40 Die lateinamerikanische Philosophie, die danach strebt, die Stimme Lateinamerikas zu interpretieren, ist ein neues und analogisches Moment in der Geschichte der Philosophie. Es ist kein neues partikulares Moment des einstimmigen Ganzen der abstrakten universalen Philosophie; auch ist es kein akzidentielles und selbsterklärendes Moment seiner selbst. […] Die Philosophie eines authentischen Philosophen, die Philosophie des lateinamerikanischen Volkes, ist analogisch gleich (und deshalb ist sie eine einzigartige Etappe in der Geschichte der Philosophie) und gleichzeitig verschieden (und deshalb ist sie einzigartig, originell und nicht-imitierbar, …). (Dussel 1973, 136)
41 Der mexikanische Philosoph Mauricio Beuchot hat vermutlich Recht mit seiner Kritik an dem Anspruch Dussels, auf diese Weise eine eigene lateinamerikanische Metaphysik begründen zu wollen. Er erkennt in diesem Versuch vor allem die Tendenz einer »Soziologisierung« der Philosophie und rät Dussel, ebenfalls berechtigterweise, seine Intuitionen eher in der praktischen Philosophie weiterzuentwickeln (vgl. Beuchot 1996, 121). Dass Dussel zu einer ähnlichen Überzeugung gekommen sein muss, beweist seine 1998 veröffentlichte Ethik der Befreiung 5. Sie beginnt mit einem für philosophische Bücher außergewöhnlichen Aufwand: einer Revision der Weltgeschichte der Ethik der letzten 5000 Jahre.
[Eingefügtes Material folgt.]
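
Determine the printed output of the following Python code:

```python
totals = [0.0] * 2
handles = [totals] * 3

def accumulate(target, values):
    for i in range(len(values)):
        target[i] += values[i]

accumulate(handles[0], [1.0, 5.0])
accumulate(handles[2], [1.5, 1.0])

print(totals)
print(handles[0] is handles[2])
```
[2.5, 6.0]
True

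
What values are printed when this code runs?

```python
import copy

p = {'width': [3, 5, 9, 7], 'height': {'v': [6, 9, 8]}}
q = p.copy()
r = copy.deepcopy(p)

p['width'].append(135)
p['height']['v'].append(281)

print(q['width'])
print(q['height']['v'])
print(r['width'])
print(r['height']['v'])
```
[3, 5, 9, 7, 135]
[6, 9, 8, 281]
[3, 5, 9, 7]
[6, 9, 8]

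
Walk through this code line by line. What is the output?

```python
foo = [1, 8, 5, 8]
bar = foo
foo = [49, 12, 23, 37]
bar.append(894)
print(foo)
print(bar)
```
[49, 12, 23, 37]
[1, 8, 5, 8, 894]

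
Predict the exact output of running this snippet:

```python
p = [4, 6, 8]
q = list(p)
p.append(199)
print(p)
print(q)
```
[4, 6, 8, 199]
[4, 6, 8]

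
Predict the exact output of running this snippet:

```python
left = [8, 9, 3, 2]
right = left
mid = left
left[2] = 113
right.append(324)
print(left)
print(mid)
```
[8, 9, 113, 2, 324]
[8, 9, 113, 2, 324]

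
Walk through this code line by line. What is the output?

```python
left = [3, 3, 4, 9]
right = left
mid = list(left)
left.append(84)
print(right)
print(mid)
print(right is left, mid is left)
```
[3, 3, 4, 9, 84]
[3, 3, 4, 9]
True False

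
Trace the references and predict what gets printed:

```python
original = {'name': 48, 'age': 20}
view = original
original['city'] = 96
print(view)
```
{'name': 48, 'age': 20, 'city': 96}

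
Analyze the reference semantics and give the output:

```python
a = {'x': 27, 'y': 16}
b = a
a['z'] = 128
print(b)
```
{'x': 27, 'y': 16, 'z': 128}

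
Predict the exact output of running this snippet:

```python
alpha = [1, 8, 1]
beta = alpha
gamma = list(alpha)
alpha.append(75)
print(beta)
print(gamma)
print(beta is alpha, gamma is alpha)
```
[1, 8, 1, 75]
[1, 8, 1]
True False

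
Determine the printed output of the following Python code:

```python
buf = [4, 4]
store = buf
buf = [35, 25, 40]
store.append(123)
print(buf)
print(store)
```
[35, 25, 40]
[4, 4, 123]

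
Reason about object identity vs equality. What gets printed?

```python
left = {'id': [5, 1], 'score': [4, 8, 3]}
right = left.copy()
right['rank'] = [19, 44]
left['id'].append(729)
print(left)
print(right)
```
{'id': [5, 1, 729], 'score': [4, 8, 3]}
{'id': [5, 1, 729], 'score': [4, 8, 3], 'rank': [19, 44]}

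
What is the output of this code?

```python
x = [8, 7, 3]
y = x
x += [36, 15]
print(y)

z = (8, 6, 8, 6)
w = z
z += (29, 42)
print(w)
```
[8, 7, 3, 36, 15]
(8, 6, 8, 6)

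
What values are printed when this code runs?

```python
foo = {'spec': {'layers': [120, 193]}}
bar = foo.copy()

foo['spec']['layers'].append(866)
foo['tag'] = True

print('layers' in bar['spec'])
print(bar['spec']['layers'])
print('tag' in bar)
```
True
[120, 193, 866]
False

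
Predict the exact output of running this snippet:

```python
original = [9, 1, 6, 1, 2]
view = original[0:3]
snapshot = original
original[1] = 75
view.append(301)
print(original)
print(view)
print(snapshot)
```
[9, 75, 6, 1, 2]
[9, 1, 6, 301]
[9, 75, 6, 1, 2]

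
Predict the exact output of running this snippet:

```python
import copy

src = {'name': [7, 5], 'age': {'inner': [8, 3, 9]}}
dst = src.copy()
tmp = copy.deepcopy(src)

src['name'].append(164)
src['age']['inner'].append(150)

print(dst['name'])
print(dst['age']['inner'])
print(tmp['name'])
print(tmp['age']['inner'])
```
[7, 5, 164]
[8, 3, 9, 150]
[7, 5]
[8, 3, 9]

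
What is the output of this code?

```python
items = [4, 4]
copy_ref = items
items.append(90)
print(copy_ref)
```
[4, 4, 90]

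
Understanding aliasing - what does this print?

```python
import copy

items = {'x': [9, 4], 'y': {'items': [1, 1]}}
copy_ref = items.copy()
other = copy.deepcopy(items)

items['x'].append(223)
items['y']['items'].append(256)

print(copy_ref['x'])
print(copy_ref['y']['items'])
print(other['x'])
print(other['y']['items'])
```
[9, 4, 223]
[1, 1, 256]
[9, 4]
[1, 1]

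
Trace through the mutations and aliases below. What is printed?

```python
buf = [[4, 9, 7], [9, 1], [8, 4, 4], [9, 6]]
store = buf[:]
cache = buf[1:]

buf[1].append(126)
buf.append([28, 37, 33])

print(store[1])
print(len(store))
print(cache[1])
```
[9, 1, 126]
4
[8, 4, 4]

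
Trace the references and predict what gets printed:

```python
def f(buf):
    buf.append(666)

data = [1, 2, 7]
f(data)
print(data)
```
[1, 2, 7, 666]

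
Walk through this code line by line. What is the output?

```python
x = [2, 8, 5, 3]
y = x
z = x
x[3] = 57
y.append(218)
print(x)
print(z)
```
[2, 8, 5, 57, 218]
[2, 8, 5, 57, 218]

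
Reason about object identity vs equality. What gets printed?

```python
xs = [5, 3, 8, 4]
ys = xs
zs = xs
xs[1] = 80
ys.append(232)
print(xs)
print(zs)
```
[5, 80, 8, 4, 232]
[5, 80, 8, 4, 232]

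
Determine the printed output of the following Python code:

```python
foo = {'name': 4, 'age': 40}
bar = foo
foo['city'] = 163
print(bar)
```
{'name': 4, 'age': 40, 'city': 163}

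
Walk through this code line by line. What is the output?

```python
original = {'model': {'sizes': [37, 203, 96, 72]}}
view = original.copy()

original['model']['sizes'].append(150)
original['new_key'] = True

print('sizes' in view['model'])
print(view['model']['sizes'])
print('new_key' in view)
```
True
[37, 203, 96, 72, 150]
False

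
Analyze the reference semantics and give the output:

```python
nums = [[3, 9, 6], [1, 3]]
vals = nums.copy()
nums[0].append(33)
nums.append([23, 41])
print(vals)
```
[[3, 9, 6, 33], [1, 3]]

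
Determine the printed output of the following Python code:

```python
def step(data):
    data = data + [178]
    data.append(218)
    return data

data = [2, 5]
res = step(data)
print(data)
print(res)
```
[2, 5]
[2, 5, 178, 218]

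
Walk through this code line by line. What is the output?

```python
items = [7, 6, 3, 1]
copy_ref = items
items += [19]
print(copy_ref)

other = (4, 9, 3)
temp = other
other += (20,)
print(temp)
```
[7, 6, 3, 1, 19]
(4, 9, 3)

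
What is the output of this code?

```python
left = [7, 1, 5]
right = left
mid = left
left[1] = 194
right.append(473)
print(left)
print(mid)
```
[7, 194, 5, 473]
[7, 194, 5, 473]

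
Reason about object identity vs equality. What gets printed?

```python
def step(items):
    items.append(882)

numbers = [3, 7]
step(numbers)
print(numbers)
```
[3, 7, 882]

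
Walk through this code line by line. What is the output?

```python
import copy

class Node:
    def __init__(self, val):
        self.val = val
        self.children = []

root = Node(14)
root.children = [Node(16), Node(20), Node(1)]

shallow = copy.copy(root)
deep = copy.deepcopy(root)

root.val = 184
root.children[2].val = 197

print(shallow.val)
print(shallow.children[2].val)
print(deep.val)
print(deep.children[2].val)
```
14
197
14
1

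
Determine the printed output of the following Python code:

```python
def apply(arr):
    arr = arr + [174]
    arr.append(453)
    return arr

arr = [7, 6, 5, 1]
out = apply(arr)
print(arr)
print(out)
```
[7, 6, 5, 1]
[7, 6, 5, 1, 174, 453]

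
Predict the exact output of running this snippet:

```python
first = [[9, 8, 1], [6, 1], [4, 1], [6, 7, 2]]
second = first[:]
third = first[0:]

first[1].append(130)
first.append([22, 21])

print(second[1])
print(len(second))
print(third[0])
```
[6, 1, 130]
4
[9, 8, 1]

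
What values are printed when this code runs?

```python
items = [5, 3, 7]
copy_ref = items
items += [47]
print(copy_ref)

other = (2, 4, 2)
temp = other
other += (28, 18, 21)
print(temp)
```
[5, 3, 7, 47]
(2, 4, 2)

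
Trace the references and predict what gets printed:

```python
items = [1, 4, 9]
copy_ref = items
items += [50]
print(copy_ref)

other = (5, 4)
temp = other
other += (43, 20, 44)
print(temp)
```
[1, 4, 9, 50]
(5, 4)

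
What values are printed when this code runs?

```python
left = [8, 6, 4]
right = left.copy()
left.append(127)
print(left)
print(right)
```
[8, 6, 4, 127]
[8, 6, 4]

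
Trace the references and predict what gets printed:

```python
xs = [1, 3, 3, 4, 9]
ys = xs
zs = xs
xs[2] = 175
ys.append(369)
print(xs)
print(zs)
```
[1, 3, 175, 4, 9, 369]
[1, 3, 175, 4, 9, 369]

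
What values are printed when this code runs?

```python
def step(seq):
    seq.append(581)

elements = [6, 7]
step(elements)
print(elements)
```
[6, 7, 581]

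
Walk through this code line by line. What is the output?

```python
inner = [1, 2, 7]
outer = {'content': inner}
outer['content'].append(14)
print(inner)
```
[1, 2, 7, 14]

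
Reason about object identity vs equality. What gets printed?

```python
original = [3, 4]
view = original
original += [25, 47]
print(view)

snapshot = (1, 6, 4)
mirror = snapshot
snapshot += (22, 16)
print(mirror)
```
[3, 4, 25, 47]
(1, 6, 4)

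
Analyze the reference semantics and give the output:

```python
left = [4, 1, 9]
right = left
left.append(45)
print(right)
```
[4, 1, 9, 45]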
Ziel des Autors ist dabei, den Filter der eurozentrischen Sicht zu brechen, durch den unser moralisches Verständnis immer wieder fällt, wenn es über die letzten 500 Jahre nicht hinauszugehen vermag, die zweifelsohne durch die Glorie zunächst der europäischen, später hinzukommend der US-amerikanischen Moderne geprägt wird (vgl. Dussel 1998, 19-86). Und unabhängig aller Bedenken, die sich gegen Dussels Versuch, den Eurozentrismus durch eine Erschließung solch großer narrativer Horizonte aufzubrechen, vortragen ließen, ist doch für unseren Zusammenhang allein schon dieser enorme narrative Reflex als solcher sowie die Tatsache, dass dieser ganz unverhohlen im Zusammenhang mit der Moralphilosophie aufblitzt, ein deutlicher Hinweis darauf, wie wichtig die jeweilige narrative Aneignung ethischer Inhalte zu sein scheint.
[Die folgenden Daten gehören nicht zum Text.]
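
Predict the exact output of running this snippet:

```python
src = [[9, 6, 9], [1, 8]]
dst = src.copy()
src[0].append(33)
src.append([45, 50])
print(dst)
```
[[9, 6, 9, 33], [1, 8]]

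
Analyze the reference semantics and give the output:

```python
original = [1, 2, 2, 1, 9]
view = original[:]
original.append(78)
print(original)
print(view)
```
[1, 2, 2, 1, 9, 78]
[1, 2, 2, 1, 9]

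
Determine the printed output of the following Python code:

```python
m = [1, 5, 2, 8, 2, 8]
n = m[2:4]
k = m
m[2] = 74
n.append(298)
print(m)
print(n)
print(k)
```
[1, 5, 74, 8, 2, 8]
[2, 8, 298]
[1, 5, 74, 8, 2, 8]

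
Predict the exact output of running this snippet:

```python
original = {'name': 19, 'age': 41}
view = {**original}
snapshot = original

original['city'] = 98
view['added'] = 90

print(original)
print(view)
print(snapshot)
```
{'name': 19, 'age': 41, 'city': 98}
{'name': 19, 'age': 41, 'added': 90}
{'name': 19, 'age': 41, 'city': 98}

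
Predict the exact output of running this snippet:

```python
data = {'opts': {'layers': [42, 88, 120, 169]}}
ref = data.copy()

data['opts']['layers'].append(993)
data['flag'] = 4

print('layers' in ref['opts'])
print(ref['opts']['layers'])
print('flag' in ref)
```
True
[42, 88, 120, 169, 993]
False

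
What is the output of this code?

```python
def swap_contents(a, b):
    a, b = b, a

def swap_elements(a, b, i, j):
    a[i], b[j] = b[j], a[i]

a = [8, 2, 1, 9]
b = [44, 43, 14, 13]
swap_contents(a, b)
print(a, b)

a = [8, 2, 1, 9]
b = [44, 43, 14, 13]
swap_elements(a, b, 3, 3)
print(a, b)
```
[8, 2, 1, 9] [44, 43, 14, 13]
[8, 2, 1, 13] [44, 43, 14, 9]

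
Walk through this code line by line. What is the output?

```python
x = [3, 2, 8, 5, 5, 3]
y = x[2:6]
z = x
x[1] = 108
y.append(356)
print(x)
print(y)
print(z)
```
[3, 108, 8, 5, 5, 3]
[8, 5, 5, 3, 356]
[3, 108, 8, 5, 5, 3]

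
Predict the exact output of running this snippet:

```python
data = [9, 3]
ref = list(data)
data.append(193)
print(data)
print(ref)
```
[9, 3, 193]
[9, 3]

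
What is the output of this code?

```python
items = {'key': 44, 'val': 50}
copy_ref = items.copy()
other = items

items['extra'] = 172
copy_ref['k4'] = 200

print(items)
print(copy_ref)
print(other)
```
{'key': 44, 'val': 50, 'extra': 172}
{'key': 44, 'val': 50, 'k4': 200}
{'key': 44, 'val': 50, 'extra': 172}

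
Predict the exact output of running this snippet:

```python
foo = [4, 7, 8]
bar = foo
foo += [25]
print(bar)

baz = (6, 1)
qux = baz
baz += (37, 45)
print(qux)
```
[4, 7, 8, 25]
(6, 1)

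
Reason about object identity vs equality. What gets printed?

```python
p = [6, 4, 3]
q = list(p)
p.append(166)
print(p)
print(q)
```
[6, 4, 3, 166]
[6, 4, 3]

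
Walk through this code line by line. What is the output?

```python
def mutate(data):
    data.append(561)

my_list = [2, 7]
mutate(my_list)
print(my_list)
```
[2, 7, 561]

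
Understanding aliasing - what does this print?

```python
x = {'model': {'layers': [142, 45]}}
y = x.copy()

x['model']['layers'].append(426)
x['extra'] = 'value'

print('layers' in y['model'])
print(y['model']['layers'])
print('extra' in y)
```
True
[142, 45, 426]
False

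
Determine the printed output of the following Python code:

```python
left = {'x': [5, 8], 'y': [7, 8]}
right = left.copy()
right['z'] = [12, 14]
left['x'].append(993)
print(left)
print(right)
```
{'x': [5, 8, 993], 'y': [7, 8]}
{'x': [5, 8, 993], 'y': [7, 8], 'z': [12, 14]}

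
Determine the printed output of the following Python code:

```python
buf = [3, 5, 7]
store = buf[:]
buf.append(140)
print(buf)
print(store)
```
[3, 5, 7, 140]
[3, 5, 7]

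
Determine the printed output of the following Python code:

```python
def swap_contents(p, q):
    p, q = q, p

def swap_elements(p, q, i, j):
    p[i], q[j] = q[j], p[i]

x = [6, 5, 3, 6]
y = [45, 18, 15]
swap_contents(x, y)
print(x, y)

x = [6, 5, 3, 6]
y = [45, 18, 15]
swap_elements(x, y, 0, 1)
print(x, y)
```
[6, 5, 3, 6] [45, 18, 15]
[18, 5, 3, 6] [45, 6, 15]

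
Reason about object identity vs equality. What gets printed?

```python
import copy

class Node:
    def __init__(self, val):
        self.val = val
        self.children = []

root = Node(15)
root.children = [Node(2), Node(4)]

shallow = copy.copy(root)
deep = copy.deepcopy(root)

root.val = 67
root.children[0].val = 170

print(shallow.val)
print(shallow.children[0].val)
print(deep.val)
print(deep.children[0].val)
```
15
170
15
2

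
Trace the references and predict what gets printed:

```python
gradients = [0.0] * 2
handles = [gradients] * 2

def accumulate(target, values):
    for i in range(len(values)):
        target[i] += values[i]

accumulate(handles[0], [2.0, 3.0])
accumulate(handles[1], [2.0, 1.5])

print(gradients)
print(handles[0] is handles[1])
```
[4.0, 4.5]
True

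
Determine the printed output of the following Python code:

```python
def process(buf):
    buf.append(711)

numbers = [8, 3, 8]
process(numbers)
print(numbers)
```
[8, 3, 8, 711]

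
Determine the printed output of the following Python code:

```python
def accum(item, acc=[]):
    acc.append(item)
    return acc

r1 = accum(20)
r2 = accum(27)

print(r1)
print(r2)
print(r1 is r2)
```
[20, 27]
[20, 27]
True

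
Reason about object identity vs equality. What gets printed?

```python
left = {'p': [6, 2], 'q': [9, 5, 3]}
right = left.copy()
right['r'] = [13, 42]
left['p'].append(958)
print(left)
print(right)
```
{'p': [6, 2, 958], 'q': [9, 5, 3]}
{'p': [6, 2, 958], 'q': [9, 5, 3], 'r': [13, 42]}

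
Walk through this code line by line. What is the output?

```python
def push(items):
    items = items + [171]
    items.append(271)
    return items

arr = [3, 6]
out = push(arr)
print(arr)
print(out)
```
[3, 6]
[3, 6, 171, 271]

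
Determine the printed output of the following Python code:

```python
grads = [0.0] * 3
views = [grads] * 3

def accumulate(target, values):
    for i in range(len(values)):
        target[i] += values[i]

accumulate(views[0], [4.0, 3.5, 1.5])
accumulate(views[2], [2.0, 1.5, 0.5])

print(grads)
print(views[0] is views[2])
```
[6.0, 5.0, 2.0]
True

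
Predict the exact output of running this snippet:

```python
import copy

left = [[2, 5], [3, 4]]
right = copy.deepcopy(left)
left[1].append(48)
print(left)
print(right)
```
[[2, 5], [3, 4, 48]]
[[2, 5], [3, 4]]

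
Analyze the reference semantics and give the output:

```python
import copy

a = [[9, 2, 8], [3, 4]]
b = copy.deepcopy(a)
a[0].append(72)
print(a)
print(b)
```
[[9, 2, 8, 72], [3, 4]]
[[9, 2, 8], [3, 4]]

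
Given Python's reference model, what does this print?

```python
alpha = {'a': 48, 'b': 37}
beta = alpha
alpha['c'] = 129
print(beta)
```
{'a': 48, 'b': 37, 'c': 129}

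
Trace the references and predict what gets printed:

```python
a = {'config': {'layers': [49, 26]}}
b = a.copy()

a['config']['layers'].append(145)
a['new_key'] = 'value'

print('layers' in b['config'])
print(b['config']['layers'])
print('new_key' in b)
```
True
[49, 26, 145]
False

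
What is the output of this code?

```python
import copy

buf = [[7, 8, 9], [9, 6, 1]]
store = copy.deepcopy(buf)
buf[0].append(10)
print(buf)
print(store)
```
[[7, 8, 9, 10], [9, 6, 1]]
[[7, 8, 9], [9, 6, 1]]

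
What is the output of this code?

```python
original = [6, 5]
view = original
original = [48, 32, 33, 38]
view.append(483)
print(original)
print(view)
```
[48, 32, 33, 38]
[6, 5, 483]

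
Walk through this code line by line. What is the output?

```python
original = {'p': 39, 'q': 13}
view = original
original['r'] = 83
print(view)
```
{'p': 39, 'q': 13, 'r': 83}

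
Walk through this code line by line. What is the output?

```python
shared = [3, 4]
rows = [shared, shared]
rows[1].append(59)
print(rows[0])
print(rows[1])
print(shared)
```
[3, 4, 59]
[3, 4, 59]
[3, 4, 59]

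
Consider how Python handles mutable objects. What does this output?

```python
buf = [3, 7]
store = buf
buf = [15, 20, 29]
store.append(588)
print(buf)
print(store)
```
[15, 20, 29]
[3, 7, 588]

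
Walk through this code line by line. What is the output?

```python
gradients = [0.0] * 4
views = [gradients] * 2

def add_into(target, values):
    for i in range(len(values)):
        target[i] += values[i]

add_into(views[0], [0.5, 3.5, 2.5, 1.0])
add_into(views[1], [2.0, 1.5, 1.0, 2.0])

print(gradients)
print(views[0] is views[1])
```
[2.5, 5.0, 3.5, 3.0]
True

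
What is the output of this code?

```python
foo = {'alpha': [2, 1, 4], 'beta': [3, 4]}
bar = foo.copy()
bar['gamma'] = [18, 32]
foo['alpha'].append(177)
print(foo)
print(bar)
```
{'alpha': [2, 1, 4, 177], 'beta': [3, 4]}
{'alpha': [2, 1, 4, 177], 'beta': [3, 4], 'gamma': [18, 32]}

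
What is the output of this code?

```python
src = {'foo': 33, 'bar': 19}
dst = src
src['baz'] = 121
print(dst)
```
{'foo': 33, 'bar': 19, 'baz': 121}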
42 Symptomatisch ist am Beispiel Dussels aber auch, dass seine Sehnsucht nach einer lateinamerikanischen Ethik überhaupt nichts anderes will als jene Ethiken, die bereits in Europa oder in den Vereinigten Staaten gedacht wurden. So findet man in ihr immer wieder Zugeständnisse nicht nur an die Diskursethik, sondern an die gesamte okzidentale Tradition der Philosophie. Dussels Ethik will keine besondere Ethik sein, sondern »Ethik ohne Weiteres« (1998, 14). Auch die Notwendigkeit einer universalen Begründung jeder Ethik würde Dussel umstandslos unterschreiben. Die »Soziologisierung« (Beuchot) seines Denkens geht also nicht so weit, Universalität nur noch der Methode zu verschreiben, sondern sie bekennt sich zu universalen Werten – an erster Stelle dem des Lebens. Dadurch weist Dussel gerade den Formalismus zurück – den er am abstrakten Universalimus kritisiert – nicht aber das Universale per se.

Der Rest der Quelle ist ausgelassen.